# Frequency Bag-of-Words

In [1]:
import numpy as np

In [2]:
def get_frequency_bag_of_words(idfile, nwords=5000):
    with open(idfile, 'r') as textfile:
        num_reviews = len(textfile.readlines())

    frequency_bow = np.zeros((num_reviews, nwords)) # The entries will be floating points (because it is a relative probability, so its a decimal between 0 and 1)
    yvector = np.array([], dtype=int)

    with open(idfile, 'r') as textfile:
        for n, line in enumerate(textfile):
            # Store the relative frequency features for the n-th review
            words = line.split()
            words_ids = words[1:] # Use every single entry, but the first one (since all entries are ids, except for the first one which is the class)
            words_ids = list(map(int, words_ids))
            relfreq, bins = np.histogram(words_ids, bins=[i for i in range(1, nwords+2)]) # range(1,5002) = [1, 2, 3, ..., 5000, 5001] --> resulting in classes 1, 2, 3, ..., 5000
            total = np.sum(relfreq)

            # Condition to avoid division by zero
            # Example: when a line contains a single word ("D-scust-ing", probably meaning "disgusting"), 
            # which is not in the vocabulary and, therefore, the 'total' variable for this row has a value of 0
            if total == 0:
                print(idfile, n)
                pass
            else: 
                frequency_bow[n] = relfreq / total

            # Target vector
            yvector = np.append([yvector], int(words[0])) # Use the first entry (i.e., the true label)

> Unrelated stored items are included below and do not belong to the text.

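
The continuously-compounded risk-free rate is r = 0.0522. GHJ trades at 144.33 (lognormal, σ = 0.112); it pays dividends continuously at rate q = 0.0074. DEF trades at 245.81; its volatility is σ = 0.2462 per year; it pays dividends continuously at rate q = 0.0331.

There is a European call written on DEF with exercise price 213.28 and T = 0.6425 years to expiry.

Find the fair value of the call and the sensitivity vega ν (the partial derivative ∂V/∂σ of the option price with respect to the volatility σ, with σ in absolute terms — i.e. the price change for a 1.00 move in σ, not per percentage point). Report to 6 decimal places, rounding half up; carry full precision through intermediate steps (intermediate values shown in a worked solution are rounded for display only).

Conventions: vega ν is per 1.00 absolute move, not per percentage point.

σ√T = 0.2462·√0.6425 = 0.197344
d₁ = (ln(S/K) + (r−q+σ²/2)T) / (σ√T) = (ln(245.81/213.28) + (0.0522−0.0331+0.2462²/2)·0.6425) / 0.197344 = (0.141953 + 0.031744) / 0.197344 = 0.880173
d₂ = d₁ − σ√T = 0.880173 − 0.197344 = 0.682829
e^{−rT} = 0.967018
e^{−qT} = 0.978958
N(d₁) = 0.810617,  N(d₂) = 0.752642
Call price V = S·e^{−qT}·N(d₁) − K·e^{−rT}·N(d₂) = 195.064999 − 155.229150 = 39.835848
φ(d₁) = (1/√(2π))·e^{−d₁²/2} = 0.270823
ν = S·e^{−qT}·φ(d₁)·√T = 52.237832

price = 39.835848
ν = 52.237832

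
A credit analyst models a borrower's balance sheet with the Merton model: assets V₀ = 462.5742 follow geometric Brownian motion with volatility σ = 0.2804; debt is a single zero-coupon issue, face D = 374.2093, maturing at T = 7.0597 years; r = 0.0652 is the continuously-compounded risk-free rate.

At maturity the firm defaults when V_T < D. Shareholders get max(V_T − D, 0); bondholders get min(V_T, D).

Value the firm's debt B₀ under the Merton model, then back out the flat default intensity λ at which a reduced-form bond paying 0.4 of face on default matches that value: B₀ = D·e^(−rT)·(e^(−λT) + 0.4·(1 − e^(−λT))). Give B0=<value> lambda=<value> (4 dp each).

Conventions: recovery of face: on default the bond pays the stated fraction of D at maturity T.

B0=212.5627 lambda=0.0258

Equity is a call on the firm's assets struck at D = 374.2093:
d₁ = [ln(V₀/D) + (r + σ²/2)T] / (σ√T)
   = [ln(462.5742/374.2093) + (0.0652 + 0.5·0.2804²)·7.0597] / (0.2804·√7.0597)
   = [0.211992 + 0.737824] / 0.745025 = 1.274877
d₂ = d₁ − σ√T = 1.274877 − 0.745025 = 0.529851
N(d₁) = 0.898824,  N(d₂) = 0.701892,  e^(−rT) = 0.631099
E₀ = V₀·N(d₁) − D·e^(−rT)·N(d₂)
   = 462.5742·0.898824 − 374.2093·0.631099·0.701892 = 250.011464
B₀ = V₀ − E₀ = 462.5742 − 250.011464 = 212.562736
e^(−λT) = (B₀·e^(rT)/D − 0.4)/(1 − 0.4) = (212.5627·1.584537/374.2093 − 0.4)/0.6 = 0.83344538
λ = −ln(0.83344538)/7.0597 = 0.025807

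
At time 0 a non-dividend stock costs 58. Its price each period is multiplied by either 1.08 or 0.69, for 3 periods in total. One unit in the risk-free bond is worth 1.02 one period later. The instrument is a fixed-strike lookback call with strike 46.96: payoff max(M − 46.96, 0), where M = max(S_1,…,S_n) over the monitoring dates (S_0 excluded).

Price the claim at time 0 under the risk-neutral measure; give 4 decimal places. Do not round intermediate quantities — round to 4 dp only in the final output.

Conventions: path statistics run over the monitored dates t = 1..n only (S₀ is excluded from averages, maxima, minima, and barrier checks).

Set p* = 0.8462 (from d < R < u); the path-dependent value is the discounted p*-expectation over all price paths.
Enumerate all 2^3 = 8 price paths (U = up ×1.08, D = down ×0.69); each path with k up-moves has probability p*^k·(1−p*)^(3−k).
DDD: M=40.0200, payoff=0.0000, prob=0.003641
UDD: M=62.6400, payoff=15.6800, prob=0.020027
DUD: M=43.2216, payoff=0.0000, prob=0.020027
UUD: M=67.6512, payoff=20.6912, prob=0.110150
DDU: M=40.0200, payoff=0.0000, prob=0.020027
UDU: M=62.6400, payoff=15.6800, prob=0.110150
DUU: M=46.6793, payoff=0.0000, prob=0.110150
UUU: M=73.0633, payoff=26.1033, prob=0.605826
Price = Σ prob·payoff / R^3 = 20.134382 / 1.061208 = 18.9731

price = 18.9731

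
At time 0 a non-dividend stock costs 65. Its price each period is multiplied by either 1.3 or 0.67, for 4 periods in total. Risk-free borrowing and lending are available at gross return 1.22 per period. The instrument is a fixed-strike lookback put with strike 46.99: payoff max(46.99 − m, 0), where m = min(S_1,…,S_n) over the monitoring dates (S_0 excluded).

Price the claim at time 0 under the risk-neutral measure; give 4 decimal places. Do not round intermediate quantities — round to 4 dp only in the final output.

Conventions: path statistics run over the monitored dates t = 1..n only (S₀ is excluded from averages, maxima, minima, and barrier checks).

price = 0.4279

Risk-neutral up-probability p* = (R−d)/(u−d) = (1.22−0.67)/(1.3−0.67) = 0.8730; the claim prices as the p*-weighted sum of path payoffs discounted by R^4.
Enumerate all 2^4 = 16 price paths (U = up ×1.3, D = down ×0.67); each path with k up-moves has probability p*^k·(1−p*)^(4−k).
DDDD: m=13.0982, payoff=33.8918, prob=0.000260
UDDD: m=25.4145, payoff=21.5755, prob=0.001788
DUDD: m=25.4145, payoff=21.5755, prob=0.001788
UUDD: m=49.3117, payoff=0.0000, prob=0.012290
DDUD: m=25.4145, payoff=21.5755, prob=0.001788
UDUD: m=49.3117, payoff=0.0000, prob=0.012290
DUUD: m=43.5500, payoff=3.4400, prob=0.012290
UUUD: m=84.5000, payoff=0.0000, prob=0.084492
DDDU: m=19.5496, payoff=27.4404, prob=0.001788
UDDU: m=37.9320, payoff=9.0579, prob=0.012290
DUDU: m=37.9320, payoff=9.0579, prob=0.012290
UUDU: m=73.5995, payoff=0.0000, prob=0.084492
DDUU: m=29.1785, payoff=17.8115, prob=0.012290
UDUU: m=56.6150, payoff=0.0000, prob=0.084492
DUUU: m=43.5500, payoff=3.4400, prob=0.084492
UUUU: m=84.5000, payoff=0.0000, prob=0.580883
Price = Σ prob·payoff / R^4 = 0.948038 / 2.215335 = 0.4279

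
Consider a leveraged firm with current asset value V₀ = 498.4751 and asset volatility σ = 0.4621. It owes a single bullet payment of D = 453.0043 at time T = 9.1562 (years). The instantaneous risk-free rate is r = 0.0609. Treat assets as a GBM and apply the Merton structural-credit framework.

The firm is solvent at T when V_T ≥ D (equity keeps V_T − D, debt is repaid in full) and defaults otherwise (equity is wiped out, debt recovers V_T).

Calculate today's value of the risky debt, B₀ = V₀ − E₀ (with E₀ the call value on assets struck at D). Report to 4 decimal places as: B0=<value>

Work the structural quantities from V₀ = 498.4751 against face 453.0043:
d₁ = [ln(V₀/D) + (r + σ²/2)T] / (σ√T)
   = [ln(498.4751/453.0043) + (0.0609 + 0.5·0.4621²)·9.1562] / (0.4621·√9.1562)
   = [0.095652 + 1.535204] / 1.398278 = 1.166331
d₂ = d₁ − σ√T = 1.166331 − 1.398278 = -0.231947
N(d₁) = 0.878260,  N(d₂) = 0.408290,  e^(−rT) = 0.572574
E₀ = V₀·N(d₁) − D·e^(−rT)·N(d₂)
   = 498.4751·0.878260 − 453.0043·0.572574·0.408290 = 331.888996
B₀ = V₀ − E₀ = 498.4751 − 331.888996 = 166.586104

B0=166.5861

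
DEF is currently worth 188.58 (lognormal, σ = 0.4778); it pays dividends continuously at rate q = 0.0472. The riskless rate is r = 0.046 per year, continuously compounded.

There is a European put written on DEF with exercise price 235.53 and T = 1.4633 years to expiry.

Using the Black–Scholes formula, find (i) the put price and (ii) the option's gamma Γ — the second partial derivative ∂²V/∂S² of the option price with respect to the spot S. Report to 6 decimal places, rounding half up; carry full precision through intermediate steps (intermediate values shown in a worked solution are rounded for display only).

σ√T = 0.4778·√1.4633 = 0.577980
d₁ = (ln(S/K) + (r−q+σ²/2)T) / (σ√T) = (ln(188.58/235.53) + (0.046−0.0472+0.4778²/2)·1.4633) / 0.577980 = (-0.222316 + 0.165274) / 0.577980 = -0.098691
d₂ = d₁ − σ√T = -0.098691 − 0.577980 = -0.676671
e^{−rT} = 0.934904
e^{−qT} = 0.933263
N(−d₁) = 0.539308,  N(−d₂) = 0.750693
Put price V = K·e^{−rT}·N(−d₂) − S·e^{−qT}·N(−d₁) = 165.300919 − 94.915454 = 70.385465
φ(d₁) = (1/√(2π))·e^{−d₁²/2} = 0.397004
Γ = e^{−qT}·φ(d₁) / (S·σ·√T) = 0.003399

price = 70.385465
Γ = 0.003399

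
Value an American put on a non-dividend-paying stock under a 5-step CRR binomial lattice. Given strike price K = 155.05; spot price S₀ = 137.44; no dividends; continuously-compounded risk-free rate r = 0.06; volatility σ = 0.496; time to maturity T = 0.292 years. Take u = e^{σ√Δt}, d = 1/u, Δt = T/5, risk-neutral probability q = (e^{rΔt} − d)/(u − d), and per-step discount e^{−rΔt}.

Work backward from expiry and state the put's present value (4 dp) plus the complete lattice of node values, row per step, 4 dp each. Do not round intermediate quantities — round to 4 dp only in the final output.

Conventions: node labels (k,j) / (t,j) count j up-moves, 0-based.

price = 24.0724
tree:
24.0724
34.4213 13.2435
46.9064 21.3961 4.6713
59.1222 33.1351 9.0699 0.0285
69.9581 46.9064 17.6100 0.0554 0.0000
79.5700 59.1222 33.1351 0.1079 0.0000 0.0000

Δt=0.05840, u=1.12734, d=0.88704, q=0.48468, disc=e^(-rΔt)=0.99650
k=5 terminal: V=max(K-S,0) → 79.5700 59.1222 33.1351 0.1079 0.0000 0.0000
k=4: j=0 S=85.0919 intr=69.9581 cont=69.4157 V=69.9581[EX]; j=1 S=108.1436 intr=46.9064 cont=46.3641 V=46.9064[EX]; j=2 S=137.4400 intr=17.6100 cont=17.0677 V=17.6100[EX]; j=3 S=174.6729 intr=0.0000 cont=0.0554 V=0.0554[hold]; j=4 S=221.9923 intr=0.0000 cont=0.0000 V=0.0000[hold]
k=3: j=0 S=95.9278 intr=59.1222 cont=58.5798 V=59.1222[EX]; j=1 S=121.9149 intr=33.1351 cont=32.5927 V=33.1351[EX]; j=2 S=154.9421 intr=0.1079 cont=9.0699 V=9.0699[hold]; j=3 S=196.9163 intr=0.0000 cont=0.0285 V=0.0285[hold]
k=2: j=0 S=108.1436 intr=46.9064 cont=46.3641 V=46.9064[EX]; j=1 S=137.4400 intr=17.6100 cont=21.3961 V=21.3961[hold]; j=2 S=174.6729 intr=0.0000 cont=4.6713 V=4.6713[hold]
k=1: j=0 S=121.9149 intr=33.1351 cont=34.4213 V=34.4213[hold]; j=1 S=154.9421 intr=0.1079 cont=13.2435 V=13.2435[hold]
k=0: j=0 S=137.4400 intr=17.6100 cont=24.0724 V=24.0724[hold]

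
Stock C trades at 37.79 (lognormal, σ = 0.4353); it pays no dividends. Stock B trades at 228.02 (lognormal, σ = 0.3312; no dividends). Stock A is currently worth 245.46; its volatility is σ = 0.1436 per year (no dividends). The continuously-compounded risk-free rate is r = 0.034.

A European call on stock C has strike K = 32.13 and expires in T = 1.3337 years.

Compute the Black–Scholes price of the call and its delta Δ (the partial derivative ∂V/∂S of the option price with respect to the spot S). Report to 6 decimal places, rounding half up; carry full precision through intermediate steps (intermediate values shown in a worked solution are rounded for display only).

σ√T = 0.4353·√1.3337 = 0.502710
d₁ = (ln(S/K) + (r+σ²/2)T) / (σ√T) = (ln(37.79/32.13) + (0.034+0.4353²/2)·1.3337) / 0.502710 = (0.162254 + 0.171705) / 0.502710 = 0.664317
d₂ = d₁ − σ√T = 0.664317 − 0.502710 = 0.161607
e^{−rT} = 0.955667
N(d₁) = 0.746756,  N(d₂) = 0.564192
Call price V = S·N(d₁) − K·e^{−rT}·N(d₂) = 28.219919 − 17.323849 = 10.896071
Δ = N(d₁) = 0.746756

price = 10.896071
Δ = 0.746756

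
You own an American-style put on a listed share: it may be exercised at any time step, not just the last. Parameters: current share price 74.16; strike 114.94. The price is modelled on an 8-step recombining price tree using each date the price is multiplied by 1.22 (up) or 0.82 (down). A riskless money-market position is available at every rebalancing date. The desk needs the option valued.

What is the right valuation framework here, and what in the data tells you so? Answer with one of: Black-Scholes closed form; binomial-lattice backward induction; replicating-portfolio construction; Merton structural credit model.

Key observation: an American put (K = 114.94, S₀ = 74.16) on a 8-date tree has no closed form — the optimal stopping decision is embedded and must be resolved recursively from expiry.

framework: binomial-lattice backward induction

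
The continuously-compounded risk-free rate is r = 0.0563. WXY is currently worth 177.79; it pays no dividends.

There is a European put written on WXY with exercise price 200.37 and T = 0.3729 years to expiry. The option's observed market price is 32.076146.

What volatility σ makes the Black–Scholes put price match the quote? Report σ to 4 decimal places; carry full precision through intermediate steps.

sigma = 0.4769

At σ = 0.4769 the Black–Scholes value reproduces the quote:
σ√T = 0.4769·√0.3729 = 0.291222
d₁ = (ln(S/K) + (r+σ²/2)T) / (σ√T) = (ln(177.79/200.37) + (0.0563+0.4769²/2)·0.3729) / 0.291222 = (-0.119563 + 0.063399) / 0.291222 = -0.192854
d₂ = d₁ − σ√T = -0.192854 − 0.291222 = -0.484076
e^{−rT} = 0.979225
N(−d₁) = 0.576463,  N(−d₂) = 0.685834
V = K·e^{−rT}·N(−d₂) − S·N(−d₁) = 134.565581 − 102.489435 = 32.076146 (the observed quote) — the price is monotone increasing in volatility, hence this σ is the only solution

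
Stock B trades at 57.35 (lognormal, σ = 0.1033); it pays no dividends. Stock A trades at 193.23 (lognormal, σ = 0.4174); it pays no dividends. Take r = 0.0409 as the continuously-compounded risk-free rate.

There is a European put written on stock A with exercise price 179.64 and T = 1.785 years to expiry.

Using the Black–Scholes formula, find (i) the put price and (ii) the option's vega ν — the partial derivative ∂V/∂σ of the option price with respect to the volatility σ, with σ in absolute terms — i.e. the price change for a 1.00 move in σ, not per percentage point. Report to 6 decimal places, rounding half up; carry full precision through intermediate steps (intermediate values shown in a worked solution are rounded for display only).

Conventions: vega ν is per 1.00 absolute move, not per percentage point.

σ√T = 0.4174·√1.785 = 0.557663
d₁ = (ln(S/K) + (r+σ²/2)T) / (σ√T) = (ln(193.23/179.64) + (0.0409+0.4174²/2)·1.785) / 0.557663 = (0.072926 + 0.228500) / 0.557663 = 0.540518
d₂ = d₁ − σ√T = 0.540518 − 0.557663 = -0.017145
e^{−rT} = 0.929595
N(−d₁) = 0.294420,  N(−d₂) = 0.506839
Put price V = K·e^{−rT}·N(−d₂) − S·N(−d₁) = 84.638335 − 56.890767 = 27.747568
φ(d₁) = (1/√(2π))·e^{−d₁²/2} = 0.344722
ν = S·φ(d₁)·√T = 88.994276

price = 27.747568
ν = 88.994276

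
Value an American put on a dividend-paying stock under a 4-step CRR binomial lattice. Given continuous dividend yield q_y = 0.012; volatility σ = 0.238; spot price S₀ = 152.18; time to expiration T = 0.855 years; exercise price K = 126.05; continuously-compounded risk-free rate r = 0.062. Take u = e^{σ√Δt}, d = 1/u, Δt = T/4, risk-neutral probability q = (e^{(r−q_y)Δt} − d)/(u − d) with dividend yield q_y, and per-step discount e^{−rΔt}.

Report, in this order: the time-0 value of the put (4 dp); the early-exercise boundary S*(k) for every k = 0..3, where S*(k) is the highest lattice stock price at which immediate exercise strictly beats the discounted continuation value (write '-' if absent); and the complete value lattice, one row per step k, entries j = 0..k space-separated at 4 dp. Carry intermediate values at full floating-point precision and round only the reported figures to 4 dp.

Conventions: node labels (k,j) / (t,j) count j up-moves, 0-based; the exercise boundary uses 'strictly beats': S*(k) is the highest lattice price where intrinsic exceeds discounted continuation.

params: Δt=0.21375 u=1.11632 d=0.89580 q=0.52125 e^(-rΔt)=0.98683
t_4 payoffs: 28.0542 3.9312 0.0000 0.0000 0.0000
t_3: node(3,0) S=109.3944 payoff=16.6556 vs cont=15.2764 → 16.6556 [stop]  node(3,1) S=136.3233 payoff=0.0000 vs cont=1.8573 → 1.8573 [wait]  node(3,2) S=169.8811 payoff=0.0000 vs cont=0.0000 → 0.0000 [wait]  node(3,3) S=211.6996 payoff=0.0000 vs cont=0.0000 → 0.0000 [wait]  ⇒ S*(3)=109.3944
t_2: node(2,0) S=122.1188 payoff=3.9312 vs cont=8.8243 → 8.8243 [wait]  node(2,1) S=152.1800 payoff=0.0000 vs cont=0.8775 → 0.8775 [wait]  node(2,2) S=189.6412 payoff=0.0000 vs cont=0.0000 → 0.0000 [wait]  ⇒ S*(2)=-
t_1: node(1,0) S=136.3233 payoff=0.0000 vs cont=4.6204 → 4.6204 [wait]  node(1,1) S=169.8811 payoff=0.0000 vs cont=0.4146 → 0.4146 [wait]  ⇒ S*(1)=-
t_0: node(0,0) S=152.1800 payoff=0.0000 vs cont=2.3962 → 2.3962 [wait]  ⇒ S*(0)=-

price = 2.3962
boundary = - - - 109.3944
tree:
2.3962
4.6204 0.4146
8.8243 0.8775 0.0000
16.6556 1.8573 0.0000 0.0000
28.0542 3.9312 0.0000 0.0000 0.0000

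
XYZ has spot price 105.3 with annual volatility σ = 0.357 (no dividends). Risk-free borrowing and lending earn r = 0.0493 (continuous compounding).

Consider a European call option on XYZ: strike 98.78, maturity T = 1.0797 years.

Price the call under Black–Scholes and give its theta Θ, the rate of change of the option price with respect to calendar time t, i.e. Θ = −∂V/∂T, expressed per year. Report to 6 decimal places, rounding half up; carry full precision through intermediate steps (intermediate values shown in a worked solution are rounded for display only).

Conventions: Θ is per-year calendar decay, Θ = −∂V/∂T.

σ√T = 0.357·√1.0797 = 0.370954
d₁ = (ln(S/K) + (r+σ²/2)T) / (σ√T) = (ln(105.3/98.78) + (0.0493+0.357²/2)·1.0797) / 0.370954 = (0.063918 + 0.122033) / 0.370954 = 0.501278
d₂ = d₁ − σ√T = 0.501278 − 0.370954 = 0.130324
e^{−rT} = 0.948163
N(d₁) = 0.691912,  N(d₂) = 0.551845
Call price V = S·N(d₁) − K·e^{−rT}·N(d₂) = 72.858347 − 51.685522 = 21.172825
φ(d₁) = (1/√(2π))·e^{−d₁²/2} = 0.351840
Θ = −S·φ(d₁)·σ/(2√T) − r·K·e^{−rT}·N(d₂) = −6.364445 − 2.548096 = -8.912541

price = 21.172825
Θ = -8.912541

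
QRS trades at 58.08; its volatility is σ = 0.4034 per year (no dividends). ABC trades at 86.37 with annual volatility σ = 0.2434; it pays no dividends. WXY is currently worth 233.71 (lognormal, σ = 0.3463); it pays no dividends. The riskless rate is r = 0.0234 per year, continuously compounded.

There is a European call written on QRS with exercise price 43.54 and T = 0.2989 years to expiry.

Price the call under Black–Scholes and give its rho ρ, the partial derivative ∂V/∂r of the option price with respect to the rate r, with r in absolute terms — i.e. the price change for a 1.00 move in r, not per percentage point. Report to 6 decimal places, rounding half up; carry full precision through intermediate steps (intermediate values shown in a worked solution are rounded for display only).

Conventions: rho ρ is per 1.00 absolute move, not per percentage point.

σ√T = 0.4034·√0.2989 = 0.220546
d₁ = (ln(S/K) + (r+σ²/2)T) / (σ√T) = (ln(58.08/43.54) + (0.0234+0.4034²/2)·0.2989) / 0.220546 = (0.288141 + 0.031314) / 0.220546 = 1.448478
d₂ = d₁ − σ√T = 1.448478 − 0.220546 = 1.227932
e^{−rT} = 0.993030
N(d₁) = 0.926258,  N(d₂) = 0.890264
Call price V = S·N(d₁) − K·e^{−rT}·N(d₂) = 53.797082 − 38.491920 = 15.305163
ρ = K·T·e^{−rT}·N(d₂) = 11.505235

price = 15.305163
ρ = 11.505235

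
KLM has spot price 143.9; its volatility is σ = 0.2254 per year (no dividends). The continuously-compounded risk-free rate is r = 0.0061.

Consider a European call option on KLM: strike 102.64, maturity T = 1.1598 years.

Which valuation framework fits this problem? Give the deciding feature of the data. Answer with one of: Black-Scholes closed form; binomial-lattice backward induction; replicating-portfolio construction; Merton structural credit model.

framework: Black-Scholes closed form

Key observation: the instrument is a plain European call (strike 102.64) on a lognormal asset; the exact continuous-time formula applies directly.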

    return frequency_bow, yvector

In [None]:
# Get the frequency bag of words matrix and the target vector

# AG News Dataset

#get_frequency_bag_of_words(idfile, nwords=5000)
train_freqbow, ytrain_true = get_frequency_bag_of_words("../Output/Dataset_with_ids/agnews-train.txt")
print("\n\nTrain\n\nFrequency Bag-of-Wors")
print(train_freqbow)
print(train_freqbow.shape)
print("\nTarget Vector")
print(ytrain_true)
print(ytrain_true.shape)

test_freqbow, ytest_true = get_frequency_bag_of_words("../Output/Dataset_with_ids/agnews-test.txt")
print("\n\nTest\n\nFrequency Bag-of-Words")
print(test_freqbow)
print(test_freqbow.shape)
print("\nTarget Vector")
print(ytest_true)
print(ytest_true.shape)

In [None]:
# DBpedia Dataset

#get_frequency_bag_of_words(idfile, nwords=5000)
train_freqbow, ytrain_true = get_frequency_bag_of_words("../Output/Dataset_with_ids/dbpedia-train.txt")
print("\n\nTrain\n\nFrequency Bag-of-Wors")
print(train_freqbow)
print(train_freqbow.shape)
print("\nTarget Vector")
print(ytrain_true)
print(ytrain_true.shape)

test_freqbow, ytest_true = get_frequency_bag_of_words("../Output/Dataset_with_ids/dbpedia-test.txt")
print("\n\nTest\n\nFrequency Bag-of-Words")
print(test_freqbow)
print(test_freqbow.shape)
print("\nTarget Vector")
print(ytest_true)
print(ytest_true.shape)

In [None]:
# Yahoo Answers Dataset

#get_frequency_bag_of_words(idfile, nwords=5000)
train_freqbow, ytrain_true = get_frequency_bag_of_words("../Output/Dataset_with_ids/yahoo_answers-train.txt")
print("\n\nTrain\n\nFrequency Bag-of-Wors")
print(train_freqbow)
print(train_freqbow.shape)
print("\nTarget Vector")
print(ytrain_true)
print(ytrain_true.shape)

test_freqbow, ytest_true = get_frequency_bag_of_words("../Output/Dataset_with_ids/yahoo_answers-test.txt")
print("\n\nTest\n\nFrequency Bag-of-Words")
print(test_freqbow)
print(test_freqbow.shape)
print("\nTarget Vector")
print(ytest_true)
print(ytest_true.shape)

In [None]:
# Amazon Reviews (Full) Dataset

#get_frequency_bag_of_words(idfile, nwords=5000)
train_freqbow, ytrain_true = get_frequency_bag_of_words("../Output/Dataset_with_ids/amazon_review_full-train.txt")
print("\n\nTrain\n\nFrequency Bag-of-Wors")
print(train_freqbow)
print(train_freqbow.shape)
print("\nTarget Vector")
print(ytrain_true)
print(ytrain_true.shape)

test_freqbow, ytest_true = get_frequency_bag_of_words("../Output/Dataset_with_ids/amazon_review_full-test.txt")
print("\n\nTest\n\nFrequency Bag-of-Words")
print(test_freqbow)
print(test_freqbow.shape)
print("\nTarget Vector")
print(ytest_true)
print(ytest_true.shape)

In [None]:
# Amazon Reviews (Polarity) Dataset

#get_frequency_bag_of_words(idfile, nwords=5000)
train_freqbow, ytrain_true = get_frequency_bag_of_words("../Output/Dataset_with_ids/amazon_review_polarity-train.txt")
print("\n\nTrain\n\nFrequency Bag-of-Wors")
print(train_freqbow)
print(train_freqbow.shape)
print("\nTarget Vector")
print(ytrain_true)
print(ytrain_true.shape)

test_freqbow, ytest_true = get_frequency_bag_of_words("../Output/Dataset_with_ids/amazon_review_polarity-test.txt")
print("\n\nTest\n\nFrequency Bag-of-Words")
print(test_freqbow)
print(test_freqbow.shape)
print("\nTarget Vector")
print(ytest_true)
print(ytest_true.shape)